[HDS12-P01] Satellite-based assessment of electricity restoration efforts in Puerto Rico after Hurricane Maria
キーワード:VIIRS DNB, Black Marble, nighttime lights, power outage detection, energy access, disaster risk reduction
Understanding the distribution and duration of power outages after a disaster is a precursor to minimizing their harmful consequences, especially to vulnerable communities. Here, we use satellite-derived daily estimates of lights to monitor electricity restoration efforts in Puerto Rico following Hurricane Maria, which caused the longest blackout in US history. Within all settlements, we track how long it took to restore electricity, and assess the characteristics of communities that shouldered the most extended outages. Our results show an 80% decrease in lights, in total, immediately after Hurricane Maria.
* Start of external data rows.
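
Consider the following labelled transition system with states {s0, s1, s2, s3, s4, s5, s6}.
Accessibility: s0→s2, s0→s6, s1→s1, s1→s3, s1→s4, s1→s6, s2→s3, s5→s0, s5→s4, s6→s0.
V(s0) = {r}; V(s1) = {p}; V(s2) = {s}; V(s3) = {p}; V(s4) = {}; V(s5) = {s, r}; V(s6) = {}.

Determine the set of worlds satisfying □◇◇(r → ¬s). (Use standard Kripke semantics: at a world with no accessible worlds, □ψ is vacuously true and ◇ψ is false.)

s3, s4, s6

Let φ = □◇◇(r → ¬s). Evaluate φ at each world:
  s0 (successors {s2, s6}): φ is false.
  s1 (successors {s1, s3, s4, s6}): φ is false.
  s2 (successors {s3}): φ is false.
  s3 (successors ∅): φ is true.
  s4 (successors ∅): φ is true.
  s5 (successors {s0, s4}): φ is false.
  s6 (successors {s0}): φ is true.
For instance, at s0:
  At s0: □◇◇(r → ¬s) requires ◇◇(r → ¬s) at every successor {s2, s6}.
    ◇◇(r → ¬s) fails at s2, so □◇◇(r → ¬s) is false at s0.
      At s2: ◇◇(r → ¬s) requires ◇(r → ¬s) at some successor in {s3}.
        At s3: ◇(r → ¬s) is false.
      So ◇◇(r → ¬s) is false at s2.
Satisfying worlds: {s3, s4, s6}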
During the recovery, a disproportionate share of long-duration power failures (> 120 days) occurred in rural municipalities (41% of rural municipalities vs. 29% of urban municipalities), and in the northern and eastern districts. Unexpectedly, we also identify significant disparities in electricity recovery within municipalities. Land use, proximity to highways, and the structure and density of the built environment were all factors that influenced restoration times. For many urban municipalities, poor residents lived in less dense, detached housing—where power restoration lagged. The results demonstrate the capability of nighttime satellite imagery to monitor power availability at a high spatial resolution, linking monitoring efforts to neighborhood-scale demographic data. They also identify the unintended consequences of current density-based power restoration protocols. Through the integration of in-situ, satellite, and socioeconomic data products, disaster responses to long-term events can become more strategic to minimize harm, incorporating adaptive community capacity as an additional variable to determine where power should be restored.